The origins of this idiom can be traced back to ancient Rome — as early as 43 B.C., in the writings of Roman scholar Marcus Terentius Varro. In De Lingua Latina (The Latin Language) he recorded the Latin proverb "canis caninam non est" or “a dog does not eat the flesh of a dog.” According to this proverb, even a dog has its limits.
The meaning of dogs not eating each other continued through the 16th century, as seen in the essay Bellum Erasmi by Erasmus where he wrote, “one dogge eatethe not an nother.” In 1732, Historian Thomas Fuller wrote in Gnomologia, “Dogs are hard drove when they eat dogs.” This brings us a little closer to a world where the dog eats the dog, but it was not until the 19th century that the expression we all know and love — well, maybe not love, but use — first appeared.
So how did we get from proverbs about dogs not eating other dogs to its opposite: “dog eat dog”? Quite simply, there isn’t a definitive answer, but a variation where the dog does eat the dog was recorded in The Examiner on December 5, 1813.

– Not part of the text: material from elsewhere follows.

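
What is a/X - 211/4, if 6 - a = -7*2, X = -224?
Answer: -2959/56 ≈ -52.839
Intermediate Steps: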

All the trade and commerce we are to have is among one another: if any body makes money, he must make it, not by his enterprise in foreign commerce, but out of his own countrymen. “Dog eat dog,” is now our commercial motto and practice; no duties being collectable from foreign commerce, it is very clear, that all the money wanted by government must be produced by taxes.
While we don’t have an exact answer as to why the dog went from not eating the dog to eating the dog, it appears that by the time the 20th century rolled around, “dog-eat-dog” was here to stay.
Some people mistakenly say “doggy dog world” instead of “dog-eat-dog world.” The reason for the confusion is simply that if someone is speaking quickly it’s easy to mishear “dog-eat-dog” as “doggy dog,” which is both understandable and an infinitely more pleasant image than cannibalistic canines.
Additionally, in 1993 Snoop Dogg released a single called “Doggy Dogg World,” so that could have something to do with the mixup (and it certainly didn’t help matters).